The girl, known as Mila, was forced to change schools and accept police protection due to threats to her life after videos in which she insulted Islam went viral in January 2020 and November the same year.

The court handed sentences ranging from a three-month suspended prison term to four months with an electronic bracelet to the two men and four women, aged 19 to 39.

The six were ordered to pay damages of €3,000 ($3,200) each to Mila.

“Their conviction was necessary,” said Mila’s lawyer Richard Malka, but added that he felt no satisfaction at seeing them sentenced.

READ MORE: What is the ‘Affaire Mila’ and what does it say about France and Islam?

“My only satisfaction would be if Mila were able to lead a normal life… and that is not the case,” Malka said.
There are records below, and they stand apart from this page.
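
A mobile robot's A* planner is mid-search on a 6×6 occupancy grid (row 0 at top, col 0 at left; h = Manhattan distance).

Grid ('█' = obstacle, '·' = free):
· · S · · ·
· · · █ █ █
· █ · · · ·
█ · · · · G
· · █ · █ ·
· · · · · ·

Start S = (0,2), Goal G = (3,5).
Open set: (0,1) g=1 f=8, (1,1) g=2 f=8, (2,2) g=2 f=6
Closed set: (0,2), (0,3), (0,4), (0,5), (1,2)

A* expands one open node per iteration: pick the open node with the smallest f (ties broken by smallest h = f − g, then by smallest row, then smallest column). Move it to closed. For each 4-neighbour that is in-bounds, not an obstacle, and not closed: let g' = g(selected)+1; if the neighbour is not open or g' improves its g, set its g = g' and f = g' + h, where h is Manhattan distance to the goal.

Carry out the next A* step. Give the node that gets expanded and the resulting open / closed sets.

step 1: expand (2,2) (f=6, h=4) → closed; open now [(0,1) g=1 f=8, (1,1) g=2 f=8, (2,3) g=3 f=6, (3,2) g=3 f=6]

expanded=(2,2); open=[(0,1) g=1 f=8, (1,1) g=2 f=8, (2,3) g=3 f=6, (3,2) g=3 f=6]; closed=[(0,2), (0,3), (0,4), (0,5), (1,2), (2,2)]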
In the first viral video posted on Instagram in January 2020, Mila responded to personal abuse from a boy who she says insulted her about her sexuality “in the name of Allah”.

She launched into an expletive-laden rant against Islam along with other explicit comments about Allah deemed highly offensive to practising Muslims.

She published a second video with similar content in November of the same year, after a jihadist killing of French high-school teacher Samuel Paty, who had shown students controversial cartoons of the Prophet Mohammed.

Mila’s lawyer says she received over 100,000 extremely virulent messages in response to the videos, with one person writing that Mila deserved “to have her throat cut”, while others threatened sexual assault.

In July 2021, a French court convicted 11 people for harassment and handed suspended sentences, with some ordered to pay damages of 1,500 euros.

The case has received widespread public attention because it touches on hotly contested issues in France, from cyber harassment to the right to blaspheme, and attitudes to religious minorities.